The entire demo is expected to consume an area of 6 × 4 feet 2 and require at most two PCs and a modern DNA sequencer already in our possession. The acceleration hardware will be based on Xilinx Virtex-7 FPGA development boards also in our possession. Given that commodity standalone CPU systems achieve a throughput of roughly 1000 bp/s we will be seeking to boost this by one to two orders of magnitude through hardware acceleration.
B. Acceleration Strategy
As indicated in Fig. 3(b) the basecaller itself will consist of a C++ program running on a PC host's CPU and working in conjunction with an external FPGA accelerator device.
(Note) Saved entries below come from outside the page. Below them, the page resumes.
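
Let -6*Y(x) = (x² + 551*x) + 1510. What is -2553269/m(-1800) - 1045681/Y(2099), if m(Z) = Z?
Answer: 236955410219/166915800 ≈ 1419.6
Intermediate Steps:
Y(x) = -755/3 - 551*x/6 - x²/6 (Y(x) = -((x² + 551*x) + 1510)/6 = -(1510 + x² + 551*x)/6 = -755/3 - 551*x/6 - x²/6)
-2553269/m(-1800) - 1045681/Y(2099) = -2553269/(-1800) - 1045681/(-755/3 - 551/6*2099 - ⅙*2099²) = -2553269*(-1/1800) - 1045681/(-755/3 - 1156549/6 - ⅙*4405801) = 2553269/1800 - 1045681/(-755/3 - 1156549/6 - 4405801/6) = 2553269/1800 - 1045681/(-927310) = 2553269/1800 - 1045681*(-1/927310) = 2553269/1800 + 1045681/927310 = 236955410219/166915800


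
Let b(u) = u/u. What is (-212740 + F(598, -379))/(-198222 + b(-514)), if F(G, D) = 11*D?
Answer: 216909/198221 ≈ 1.0943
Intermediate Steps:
b(u) = 1
(-212740 + F(598, -379))/(-198222 + b(-514)) = (-212740 + 11*(-379))/(-198222 + 1) = (-212740 - 4169)/(-198221) = -216909*(-1/198221) = 216909/198221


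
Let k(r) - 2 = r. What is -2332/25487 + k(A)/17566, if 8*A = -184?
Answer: -3772649/40700422 ≈ -0.092693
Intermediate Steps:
A = -23 (A = (1/8)*(-184) = -23)
k(r) = 2 + r
-2332/25487 + k(A)/17566 = -2332/25487 + (2 - 23)/17566 = -2332*1/25487 - 21*1/17566 = -212/2317 - 21/17566 = -3772649/40700422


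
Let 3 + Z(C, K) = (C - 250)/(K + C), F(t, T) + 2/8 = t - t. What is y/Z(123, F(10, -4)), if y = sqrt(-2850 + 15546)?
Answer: -22586*sqrt(6)/1981 ≈ -27.927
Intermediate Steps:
F(t, T) = -1/4 (F(t, T) = -1/4 + (t - t) = -1/4 + 0 = -1/4)
Z(C, K) = -3 + (-250 + C)/(C + K) (Z(C, K) = -3 + (C - 250)/(K + C) = -3 + (-250 + C)/(C + K))
y = 46*sqrt(6) (y = sqrt(12696) = 46*sqrt(6) ≈ 112.68)
y/Z(123, F(10, -4)) = (46*sqrt(6))/(((-250 - 3*(-1/4) - 2*123)/(123 - 1/4))) = (46*sqrt(6))/(((-250 + 3/4 - 246)/(491/4))) = (46*sqrt(6))/(((4/491)*(-1981/4))) = (46*sqrt(6))/(-1981/491) = (46*sqrt(6))*(-491/1981) = -22586*sqrt(6)/1981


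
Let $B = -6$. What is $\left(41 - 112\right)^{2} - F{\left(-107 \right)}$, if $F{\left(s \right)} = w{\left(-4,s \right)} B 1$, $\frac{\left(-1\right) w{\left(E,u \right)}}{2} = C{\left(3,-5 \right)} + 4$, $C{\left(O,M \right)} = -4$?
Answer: $5041$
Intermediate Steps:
$w{\left(E,u \right)} = 0$ ($w{\left(E,u \right)} = - 2 \left(-4 + 4\right) = \left(-2\right) 0 = 0$)
$F{\left(s \right)} = 0$ ($F{\left(s \right)} = 0 \left(-6\right) 1 = 0 \cdot 1 = 0$)
$\left(41 - 112\right)^{2} - F{\left(-107 \right)} = \left(41 - 112\right)^{2} - 0 = \left(-71\right)^{2} + 0 = 5041 + 0 = 5041$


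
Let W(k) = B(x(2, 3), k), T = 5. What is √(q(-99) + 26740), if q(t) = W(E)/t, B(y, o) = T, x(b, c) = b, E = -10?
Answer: √29119805/33 ≈ 163.52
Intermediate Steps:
B(y, o) = 5
W(k) = 5
q(t) = 5/t
√(q(-99) + 26740) = √(5/(-99) + 26740) = √(5*(-1/99) + 26740) = √(-5/99 + 26740) = √(2647255/99) = √29119805/33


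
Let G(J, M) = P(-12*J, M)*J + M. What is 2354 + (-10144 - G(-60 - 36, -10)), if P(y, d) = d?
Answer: -8740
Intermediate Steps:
G(J, M) = M + J*M (G(J, M) = M*J + M = J*M + M = M + J*M)
2354 + (-10144 - G(-60 - 36, -10)) = 2354 + (-10144 - (-10)*(1 + (-60 - 36))) = 2354 + (-10144 - (-10)*(1 - 96)) = 2354 + (-10144 - (-10)*(-95)) = 2354 + (-10144 - 1*950) = 2354 + (-10144 - 950) = 2354 - 11094 = -8740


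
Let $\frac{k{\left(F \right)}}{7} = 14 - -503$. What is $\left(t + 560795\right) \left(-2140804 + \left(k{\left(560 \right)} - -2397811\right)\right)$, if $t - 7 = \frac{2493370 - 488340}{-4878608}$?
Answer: $\frac{178263695928148709}{1219652} \approx 1.4616 \cdot 10^{11}$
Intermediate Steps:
$k{\left(F \right)} = 3619$ ($k{\left(F \right)} = 7 \left(14 - -503\right) = 7 \left(14 + 503\right) = 7 \cdot 517 = 3619$)
$t = \frac{16072613}{2439304}$ ($t = 7 + \frac{2493370 - 488340}{-4878608} = 7 + 2005030 \left(- \frac{1}{4878608}\right) = 7 - \frac{1002515}{2439304} = \frac{16072613}{2439304} \approx 6.589$)
$\left(t + 560795\right) \left(-2140804 + \left(k{\left(560 \right)} - -2397811\right)\right) = \left(\frac{16072613}{2439304} + 560795\right) \left(-2140804 + \left(3619 - -2397811\right)\right) = \frac{1367965559293 \left(-2140804 + \left(3619 + 2397811\right)\right)}{2439304} = \frac{1367965559293 \left(-2140804 + 2401430\right)}{2439304} = \frac{1367965559293}{2439304} \cdot 260626 = \frac{178263695928148709}{1219652}$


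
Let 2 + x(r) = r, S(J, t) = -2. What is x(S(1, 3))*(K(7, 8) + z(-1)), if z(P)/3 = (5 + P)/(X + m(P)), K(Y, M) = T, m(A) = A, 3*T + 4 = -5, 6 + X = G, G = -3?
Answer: 84/5 ≈ 16.800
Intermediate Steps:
X = -9 (X = -6 - 3 = -9)
T = -3 (T = -4/3 + (⅓)*(-5) = -4/3 - 5/3 = -3)
K(Y, M) = -3
z(P) = 3*(5 + P)/(-9 + P) (z(P) = 3*((5 + P)/(-9 + P)) = 3*(5 + P)/(-9 + P))
x(r) = -2 + r
x(S(1, 3))*(K(7, 8) + z(-1)) = (-2 - 2)*(-3 + 3*(5 - 1)/(-9 - 1)) = -4*(-3 + 3*4/(-10)) = -4*(-3 + 3*(-⅒)*4) = -4*(-3 - 6/5) = -4*(-21/5) = 84/5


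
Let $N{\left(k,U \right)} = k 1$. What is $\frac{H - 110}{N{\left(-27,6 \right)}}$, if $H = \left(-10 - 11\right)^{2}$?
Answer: $- \frac{331}{27} \approx -12.259$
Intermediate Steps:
$H = 441$ ($H = \left(-21\right)^{2} = 441$)
$N{\left(k,U \right)} = k$
$\frac{H - 110}{N{\left(-27,6 \right)}} = \frac{441 - 110}{-27} = 331 \left(- \frac{1}{27}\right) = - \frac{331}{27}$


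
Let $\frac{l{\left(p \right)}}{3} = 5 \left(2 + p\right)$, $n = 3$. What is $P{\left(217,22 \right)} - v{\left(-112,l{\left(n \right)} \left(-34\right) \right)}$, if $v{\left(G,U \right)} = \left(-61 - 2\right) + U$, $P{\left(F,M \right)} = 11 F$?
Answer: $5000$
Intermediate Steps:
$l{\left(p \right)} = 30 + 15 p$ ($l{\left(p \right)} = 3 \cdot 5 \left(2 + p\right) = 3 \left(10 + 5 p\right) = 30 + 15 p$)
$v{\left(G,U \right)} = -63 + U$
$P{\left(217,22 \right)} - v{\left(-112,l{\left(n \right)} \left(-34\right) \right)} = 11 \cdot 217 - \left(-63 + \left(30 + 15 \cdot 3\right) \left(-34\right)\right) = 2387 - \left(-63 + \left(30 + 45\right) \left(-34\right)\right) = 2387 - \left(-63 + 75 \left(-34\right)\right) = 2387 - \left(-63 - 2550\right) = 2387 - -2613 = 2387 + 2613 = 5000$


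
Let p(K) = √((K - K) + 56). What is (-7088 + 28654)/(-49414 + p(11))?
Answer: -266415581/610435835 - 10783*√14/610435835 ≈ -0.43650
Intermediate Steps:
p(K) = 2*√14 (p(K) = √(0 + 56) = √56 = 2*√14)
(-7088 + 28654)/(-49414 + p(11)) = (-7088 + 28654)/(-49414 + 2*√14) = 21566/(-49414 + 2*√14)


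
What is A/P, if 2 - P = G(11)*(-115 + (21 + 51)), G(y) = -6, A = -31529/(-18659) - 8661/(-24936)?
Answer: -315937581/39703963648 ≈ -0.0079573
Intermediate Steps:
A = 315937581/155093608 (A = -31529*(-1/18659) - 8661*(-1/24936) = 31529/18659 + 2887/8312 = 315937581/155093608 ≈ 2.0371)
P = -256 (P = 2 - (-6)*(-115 + (21 + 51)) = 2 - (-6)*(-115 + 72) = 2 - (-6)*(-43) = 2 - 1*258 = 2 - 258 = -256)
A/P = (315937581/155093608)/(-256) = (315937581/155093608)*(-1/256) = -315937581/39703963648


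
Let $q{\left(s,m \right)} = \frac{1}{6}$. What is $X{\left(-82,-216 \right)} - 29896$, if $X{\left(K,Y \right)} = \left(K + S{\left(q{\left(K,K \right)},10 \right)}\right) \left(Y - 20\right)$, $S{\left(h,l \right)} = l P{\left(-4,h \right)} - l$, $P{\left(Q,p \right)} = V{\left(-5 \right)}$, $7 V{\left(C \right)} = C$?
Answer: $- \frac{45488}{7} \approx -6498.3$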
The basecaller implemented for this demonstration will be a sequential detector solving a hidden Markov model (HMM) of the measurement process. A simple API will be used to seamlessly offload computationally intensive tasks such as posterior probability calculations to the accelerator hardware. 
C. Interface Details
As shown in Fig. 3 (c) the physical connection between the CPU host and the FPGA accelerator will be achieved through the PC's root complex over the PCIe bus. Custom fixedpoint hardware for acceleration of certain HMM calculations will be placed within the FPGA. Given the high-performance requirements of our application, we will be facilitating this interface via main memory through a custom scatter-gather direct memory access (DMA) engine with accompanying driver. The FPGA's connection to the PCIe will be facilitated using an 8-lane endpoint IP block already available from Xilinx. To minimize FPGA memory requirements, the communications protocol between the CPU and FPGA will be configured to efficiently transmit both data and model parameters.